Lettera dei vescovi del Canada

venerdì 14 luglio 2017 – pagina 7

Corresponsabilità dei laici

Oggi più che mai per i laici cristiani e per la Chiesa tutta occorre guardarsi dal rischio del clericalismo. È quanto, sulla scorta del magistero di Papa Francesco, sottolinea con vigore la Commissione per la dottrina della Conferenza episcopale canadese in una recente lettera intitolata La corresponsabilità dei laici nella Chiesa e nel mondoDel testo, pubblicato sull’ultimo numero del «Regno», riprendiamo ampi stralci della parte conclusiva.

Maurice de Vlaminck «Raccoglitrici di patate»

A volte confondiamo l’assunzione di varie funzioni e ruoli nella Chiesa con l’esercizio della corresponsabilità. Questo tipo di confusione può essere riduttivo nei confronti del laicato, in quanto limita il vasto campo di gioco del laico, che è il mondo. Questa, anzi, è una forma di clericalismo, perché si basa sul presupposto che il ruolo del clero sia qualcosa a cui i laici dovrebbero aspirare.
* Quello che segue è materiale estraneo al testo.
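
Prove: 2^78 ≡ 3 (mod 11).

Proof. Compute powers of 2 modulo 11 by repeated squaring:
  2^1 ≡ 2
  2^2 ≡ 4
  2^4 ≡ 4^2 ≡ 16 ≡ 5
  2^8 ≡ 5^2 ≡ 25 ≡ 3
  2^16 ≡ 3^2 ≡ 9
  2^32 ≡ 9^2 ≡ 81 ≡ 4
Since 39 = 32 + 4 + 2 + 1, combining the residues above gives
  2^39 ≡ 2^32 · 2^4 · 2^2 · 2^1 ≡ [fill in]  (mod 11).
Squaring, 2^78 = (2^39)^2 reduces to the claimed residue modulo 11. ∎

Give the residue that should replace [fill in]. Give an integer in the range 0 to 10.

2^32 · 2^4 · 2^2 · 2^1 ≡ 4 · 5 · 4 · 2 = 160.
160 mod 11 = 6, so 2^39 ≡ 6 (mod 11).

6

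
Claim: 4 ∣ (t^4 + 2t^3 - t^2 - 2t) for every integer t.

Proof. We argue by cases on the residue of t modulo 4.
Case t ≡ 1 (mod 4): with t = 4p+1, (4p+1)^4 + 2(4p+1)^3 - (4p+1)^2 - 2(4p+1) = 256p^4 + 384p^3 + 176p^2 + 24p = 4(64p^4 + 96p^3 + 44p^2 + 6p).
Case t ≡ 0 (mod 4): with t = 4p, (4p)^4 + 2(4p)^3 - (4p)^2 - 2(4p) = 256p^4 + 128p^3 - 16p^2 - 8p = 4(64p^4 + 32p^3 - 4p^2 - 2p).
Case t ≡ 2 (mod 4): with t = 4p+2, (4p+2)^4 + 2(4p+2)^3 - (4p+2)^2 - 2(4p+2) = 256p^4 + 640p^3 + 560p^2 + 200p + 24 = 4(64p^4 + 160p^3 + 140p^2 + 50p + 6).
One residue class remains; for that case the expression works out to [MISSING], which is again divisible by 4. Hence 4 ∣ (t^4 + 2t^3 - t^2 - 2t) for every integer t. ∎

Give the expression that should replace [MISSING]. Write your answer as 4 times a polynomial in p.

4(64p^4 + 224p^3 + 284p^2 + 154p + 30)

The residues treated are {1, 0, 2}, so the missing case is t ≡ 3 (mod 4); write t = 4p+3.
Then (4p+3)^4 + 2(4p+3)^3 - (4p+3)^2 - 2(4p+3) = 256p^4 + 896p^3 + 1136p^2 + 616p + 120 = 4(64p^4 + 224p^3 + 284p^2 + 154p + 30).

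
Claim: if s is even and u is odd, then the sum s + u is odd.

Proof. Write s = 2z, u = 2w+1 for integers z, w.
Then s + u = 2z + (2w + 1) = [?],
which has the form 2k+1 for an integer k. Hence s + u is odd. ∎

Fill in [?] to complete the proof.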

Papa Francesco ha denunciato questo fenomeno, definendolo «un doppio peccato», perché sia i laici sia i sacerdoti ne sono spesso complici: i sacerdoti tendono a clericalizzare i laici e i laici chiedono di essere clericalizzati. «È uno dei mali, è uno dei mali della Chiesa. Ma è
un male “complice”, perché ai preti piace la tentazione di clericalizzare i laici, ma tanti laici, in ginocchio, chiedono di essere
clericalizzati, perché è più comodo, è più comodo! E questo è un peccato a due mani!».

La verità è che c’è una dignità originale in ogni vocazione: laicato, ordini sacri, vita consacrata. Il clericalismo nega la chiamata universale alla santità, così come chiaramente insegnata dal concilio Vaticano II.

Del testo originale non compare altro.